Background: Urine uric acid (UUA) has been implicated in the pathogenesis of diabetic nephropathy via its effect on tubular cells. We hypothesized that the UUA level would be higher in adolescents with type 1 diabetes (T1D) than in those without T1D. We also hypothesized that UUA and fractional uric acid excretion (FeUA) would be higher in adolescents with T1D and hyperfiltration [estimated glomerular filtration rate (eGFR) ≥141 mL/min/1.73 m(2)] than in those without hyperfiltration.
Methods: The UUA concentration was determined and FeUA calculated in adolescents with (n = 239) and without T1D (n = 75). The eGFR was calculated using the Zappitelli equation based on serum creatinine and cystatin C concentrations.
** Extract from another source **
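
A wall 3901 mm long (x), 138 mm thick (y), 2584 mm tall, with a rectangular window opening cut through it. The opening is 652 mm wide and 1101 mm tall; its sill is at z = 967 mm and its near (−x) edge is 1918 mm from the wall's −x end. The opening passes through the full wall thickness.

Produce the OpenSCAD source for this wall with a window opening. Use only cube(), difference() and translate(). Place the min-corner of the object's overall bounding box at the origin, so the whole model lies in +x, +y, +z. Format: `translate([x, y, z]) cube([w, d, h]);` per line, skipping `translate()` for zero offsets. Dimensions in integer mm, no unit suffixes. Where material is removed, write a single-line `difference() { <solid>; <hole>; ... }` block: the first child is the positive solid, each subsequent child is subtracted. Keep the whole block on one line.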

Results: Compared to the non-diabetic adolescents enrolled in the study, those with T1D had a higher eGFR (mean ± standard deviation: 120 ± 22 vs. 112 ± 16 mL/min/1.73 m(2); p = 0.0006), lower urine pH (6.2 ± 0.8 vs. 6.5 ± 1.0; p = 0.01), and higher UUA (37.7 ± 18.6 vs. 32.8 ± 18.1 mg/dL; p = 0.049) and FeUA (median [interquartile range]: 6.2 [4.3-8.7] vs. 5.2 [3.6-7.0] %; p = 0.02). Among adolescents with T1D, those with hyperfiltration had higher median FeUA (8.6 [5.2-9.9] vs. 6.0 [4.2-8.3] %; p = 0.02) than those without hyperfiltration.
Conclusions: The adolescents with T1D enrolled in the study had higher eGFR, higher UUA and more acidic urine than the non-diabetic controls, which may have increased their risk of UUA crystallization. Adolescents with T1D and hyperfiltration had higher FeUA than those without hyperfiltration. These hypothesis-generating observations may suggest a potential pathophysiologic association between uricosuria and hyperfiltration.
Keywords: Children; Fractionated excretion of uric acid; Glomerular filtration rate; Hyperfiltration; Type 1 diabetes; Urine uric acid.